Friday, September 19, 2008

Insert witty title here...

It’s been a really rough week mentally, physically, and emotionally. I’m past the point of exhausted at this point and I haven’t been feeling well. I pretty much don’t sleep and it’s starting to take its toll on me. Between constantly having to get up throughout the night to pee and how bad my hips hurt. It’s just insane! People that know me, know that I am not one to complain when I am sick or in pain. I pretty much just suck it up, deal with it and wait for it to go away. I’ve tried taking Tylenol a couple of times before bed to see if it helped at all but it doesn’t really. Everything hurts and I’m just so uncomfortable. I have such a preggo waddle it isn’t even funny. My hips and back hurt so much at night it’s getting hard for me to get out of bed to go to the bathroom. It’s like my hips just don’t work or something. I didn’t think that this pregnancy would be so hard on me physically. I know it’s harder to carry twins than a single baby but jeez! I know it will be worth it in the end but it’s just getting really hard right now. I’ve also been getting really crampy lately. I guess maybe my body is just getting ready to go into labor in a few weeks? Who knows? I go to the doctors next week for my check-up and I’ll ask her about it then.

The other day I was in walmart with my sister and half way through the store I got this horrible cramping pain in my belly. It was so bad I thought I was going to throw up, it took my breath away and i was having a hard time walking. All I kept thinking was I can’t go into labor already, it’s too early! We hurried up and checked out and I came home to relax. The pain was there all night but luckily when I got up the next day it was gone. A couple times since then I will get bad cramps almost like period cramps for about 5 minutes or so and then it will pass. I just feel so crappy and I feel bad that I’m even complaining about this. Once the girls are born I will have forgotten all of these aches and pains but right now it’s really tough. I keep telling John that I don’t know how much more of this I can take.

A couple of times this week I woke up feeling like a complete selfish bitch and just horrible. While I’m just lying in bed or sitting in my rocking chair wide awake all I do is sit there and obsess and think. Well, a few times this week I started thinking maybe a c-section wouldn’t be so bad if the doctor said I should have one at 37-38 weeks. Now everyone that knows me knows that I am pretty anti c-section unless there is a medical reason behind it. That is the ONLY reason that I would have a c-section, if there was a medical emergency. I’ve talked about this a million times throughout both of my pregnancies so I won’t go into it again. Anyway, I just felt like maybe I could just do it to get it over with so that I wasn’t so uncomfortable. I know it’s horrible and I’m sure I wouldn’t do it but I just felt very selfish and bad for even thinking about doing it. I know that the girls will come on their own when they are ready to and not a minute before. So after I beat myself up about being so selfish I try to put it out there to the universe and just remind myself that I can do this and it will all be worth it in the end.
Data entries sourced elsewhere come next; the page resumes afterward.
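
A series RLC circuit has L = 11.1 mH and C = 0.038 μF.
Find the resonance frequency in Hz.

Step 1 — Resonance condition Im(Z)=0 gives ω₀ = 1/√(LC).
Step 2 — ω₀ = 1/√(0.0111·3.8e-08) = 4.869e+04 rad/s.
Step 3 — f₀ = ω₀/(2π) = 7749 Hz.

f₀ = 7749 Hz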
Anyway, enough complaining!! The girls are doing awesome and totally kicking my butt. John was sitting here the other night with his hand on my belly feeling them dance around like crazy. Usually as soon as I say look John, they freeze and don’t move. Haha. Not this time, they were going crazy! We got some stuff done last weekend around the house and in the nursery. We’ll be doing a lot more of that this weekend. I don’t know if I mentioned it before but John and I made a baby registry a few weeks ago. Not for a shower or anything but so that for my birthday, which was last weekend and the holidays and stuff people can just buy us stuff for the girls. I don’t personally need anything, I have enough crap. I would rather people buy us stuff for the girls which is what we need. So for my birthday my family members bought us some stuff for them off the registry so we need to go through that stuff, get it washed, and set up. I was so happy! We’re going to take the gift cards and cash that I got this weekend and go buy some more stuff off the registry that we need. Having babies is so expensive! Haha. We’re using what we can from Aiden but now that there’s two of them and they are both girls we still need more stuff. I’ve made like a million receiving blankets for them. I have so many fabrics that I love, I just can’t decide which ones I want to use. LOL.

Aiden is doing awesome as usual. He wasn’t feeling well the beginning of the week. I think it was from getting his flu shot. He would be fine one minute and a hysterical mess the next. I felt so bad for him. He seems to be doing better the last two days though. He’s talking more or at least I say he is. This morning I swear he said “wake up mom”. It was too cute! I wasn’t even sleeping, I was just laying in bed with my eyes shut. We’re going to take him tomorrow to go and get his 2 year pictures taken. I know we are a bit behind but we’re trying. Hopefully he’ll sit nice for the photographer and we’ll get some cute pictures. We haven’t had his pictures taken since September of last year.

Anyway, I’m going to go and get some stuff done and spend some time with my lil munchkin. He’s been very patiently waiting for me.